By Mary Hamway
Finding the balance between worrying about your parent’s care and allowing them to live freely in their own home is not an easy thing to do. We worry that our parent(s) may fall, or that they are not eating well and of course, driving takes this worry to a whole different level. Even though our parent may need more assistance from us, we have not switched places and we are not the parent. Until our parents can no longer live alone or make decisions on their own, they should have a say in where and how they live and we should learn to respect that.
I recently had a conversation with a friend who was worried about her mother’s driving. This discussion had been going on for a few months and had resulted in heated arguments to the point where they were barely speaking. I suggested that the family have the mother’s driving be evaluated by a third party. There are many services that provide this, just Google Senior Driving Assessment. The key here is that everyone, adult child and parent, must agree to abide by the results. If it turns out that the mother should not be driving, then other options for transportation can be implemented. Not being able to drive can be a devastating change for an older adult, but today’s options of taxis and ride-share cars can offer a safe and convenient alternative to driving. And, the best part is that the decision is made by a third party.
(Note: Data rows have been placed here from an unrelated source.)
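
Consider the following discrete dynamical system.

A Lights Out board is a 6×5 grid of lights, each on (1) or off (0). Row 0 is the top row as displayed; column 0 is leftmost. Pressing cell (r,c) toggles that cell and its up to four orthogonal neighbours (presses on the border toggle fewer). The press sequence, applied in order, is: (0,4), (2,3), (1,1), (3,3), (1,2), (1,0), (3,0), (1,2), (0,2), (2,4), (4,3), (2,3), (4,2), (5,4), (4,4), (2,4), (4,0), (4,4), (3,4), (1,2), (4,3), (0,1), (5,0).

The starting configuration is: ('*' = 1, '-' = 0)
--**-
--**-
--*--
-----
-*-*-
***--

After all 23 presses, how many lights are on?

[0] --**-
--**-
--*--
-----
-*-*-
***--
[1] --*-*
--***
--*--
-----
-*-*-
***--
[2] --*-*
--*-*
---**
---*-
-*-*-
***--
[3] -**-*
**--*
-*-**
---*-
-*-*-
***--
[4] -**-*
**--*
-*--*
--*-*
-*---
***--
[5] -*--*
*-***
-**-*
--*-*
-*---
***--
[6] **--*
-****
***-*
--*-*
-*---
***--
[7] **--*
-****
-**-*
***-*
**---
***--
[8] ***-*
----*
-*--*
***-*
**---
***--
[9] *--**
--*-*
-*--*
***-*
**---
***--
[10] *--**
--*--
-*-*-
***--
**---
***--
[11] *--**
--*--
-*-*-
****-
*****
****-
[12] *--**
--**-
-**-*
***--
*****
****-
[13] *--**
--**-
-**-*
**---
*---*
**-*-
[14] *--**
--**-
-**-*
**---
*----
**--*
[15] *--**
--**-
-**-*
**--*
*--**
**---
[16] *--**
--***
-***-
**---
*--**
**---
[17] *--**
--***
-***-
-*---
-*-**
-*---
[18] *--**
--***
-***-
-*--*
-*---
-*--*
[19] *--**
--***
-****
-*-*-
-*--*
-*--*
[20] *-***
-*--*
-*-**
-*-*-
-*--*
-*--*
[21] *-***
-*--*
-*-**
-*---
-***-
-*-**
[22] -*-**
----*
-*-**
-*---
-***-
-*-**
[23] -*-**
----*
-*-**
-*---
****-
*--**

15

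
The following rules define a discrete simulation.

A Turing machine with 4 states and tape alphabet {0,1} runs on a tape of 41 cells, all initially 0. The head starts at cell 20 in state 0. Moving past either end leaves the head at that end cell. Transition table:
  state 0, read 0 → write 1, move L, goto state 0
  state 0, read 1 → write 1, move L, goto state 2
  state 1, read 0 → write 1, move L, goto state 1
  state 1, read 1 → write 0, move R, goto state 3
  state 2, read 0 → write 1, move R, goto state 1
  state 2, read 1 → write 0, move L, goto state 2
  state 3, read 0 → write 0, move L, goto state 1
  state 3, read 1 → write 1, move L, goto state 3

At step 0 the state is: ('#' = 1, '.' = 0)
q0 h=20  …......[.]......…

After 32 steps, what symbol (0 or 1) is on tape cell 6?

1

0) q0 h=20  …......[.]......…
1) q0 h=19  …......[.]#.....…
2) q0 h=18  …......[.]##....…
3) q0 h=17  …......[.]###...…
4) q0 h=16  …......[.]####..…
5) q0 h=15  …......[.]#####.…
6) q0 h=14  …......[.]######…
7) q0 h=13  …......[.]######…
8) q0 h=12  …......[.]######…
9) q0 h=11  …......[.]######…
10) q0 h=10  …......[.]######…
11) q0 h= 9  …......[.]######…
12) q0 h= 8  …......[.]######…
13) q0 h= 7  …......[.]######…
14) q0 h= 6  |......[.]######…
15) q0 h= 5  |.....[.]######…
16) q0 h= 4  |....[.]######…
17) q0 h= 3  |...[.]######…
18) q0 h= 2  |..[.]######…
19) q0 h= 1  |.[.]######…
20) q0 h= 0  |[.]######…
21) q0 h= 0  |[#]######…
22) q2 h= 0  |[#]######…
23) q2 h= 0  |[.]######…
24) q1 h= 1  |#[#]######…
25) q3 h= 2  |#.[#]######…
26) q3 h= 1  |#[.]######…
27) q1 h= 0  |[#].#####…
28) q3 h= 1  |.[.]######…
29) q1 h= 0  |[.].#####…
30) q1 h= 0  |[#].#####…
31) q3 h= 1  |.[.]######…
32) q1 h= 0  |[.].#####…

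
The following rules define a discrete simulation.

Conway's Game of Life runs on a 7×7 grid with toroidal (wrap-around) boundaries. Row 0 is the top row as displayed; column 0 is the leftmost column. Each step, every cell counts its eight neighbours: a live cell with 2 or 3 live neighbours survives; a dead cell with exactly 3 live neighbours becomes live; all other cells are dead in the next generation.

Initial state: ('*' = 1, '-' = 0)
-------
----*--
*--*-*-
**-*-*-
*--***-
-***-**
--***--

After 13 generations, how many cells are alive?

0) -------
----*--
*--*-*-
**-*-*-
*--***-
-***-**
--***--
1) ----*--
----*--
****-*-
**-*-*-
-------
**----*
-*--**-
2) ---**--
-**-**-
*--*-*-
*--*---
--*----
**---**
-*--***
3) **----*
-**--**
*--*-*-
-****-*
--*----
-**-*--
-***---
4) ---*-**
--*-**-
-------
**--***
*---**-
-------
---*---
5) --**-**
---****
**-*---
**--*--
**--*--
----*--
----*--
6) --*---*
-*-----
-*-*---
---**-*
**-***-
---***-
----*--
7) -------
**-----
*--**--
-*----*
*------
--*---*
----*--
8) -------
**-----
--*---*
-*----*
**----*
-------
-------
9) -------
**-----
--*---*
-**--**
-*----*
*------
-------
10) -------
**-----
--*--**
-**--**
-**--**
*------
-------
11) -------
**----*
--*--*-
---**--
--*--*-
**----*
-------
12) *------
**----*
*******
--****-
*******
**----*
*------
13) -------
---**--
-------
-------
-------
---**--
-------

4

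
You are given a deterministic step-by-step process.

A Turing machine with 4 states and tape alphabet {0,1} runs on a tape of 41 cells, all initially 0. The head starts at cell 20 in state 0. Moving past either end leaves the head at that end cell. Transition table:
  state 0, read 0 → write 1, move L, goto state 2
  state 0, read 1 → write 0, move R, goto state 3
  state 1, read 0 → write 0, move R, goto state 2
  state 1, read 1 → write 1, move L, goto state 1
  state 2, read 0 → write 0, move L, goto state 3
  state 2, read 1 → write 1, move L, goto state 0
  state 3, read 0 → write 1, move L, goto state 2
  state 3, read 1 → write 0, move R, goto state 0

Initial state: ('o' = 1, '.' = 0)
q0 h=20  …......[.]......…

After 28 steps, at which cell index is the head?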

The Wall Street Journal recently had an article, “Who’s in Charge Here? Aging Parents resist Interfering ‘Helicopter’ Children” by Clare Ansberry, that highlights the line between appropriate concern and becoming an overly protective Helicopter child. The take away from the article is that our well-meaning acts of concern can be misconstrued and seen as trying to take over because we know what’s best. As our parent’s age, the greatest gift we can give them is to allow them to maintain their dignity, learn to be more patient and realize that not everything is going to be perfect.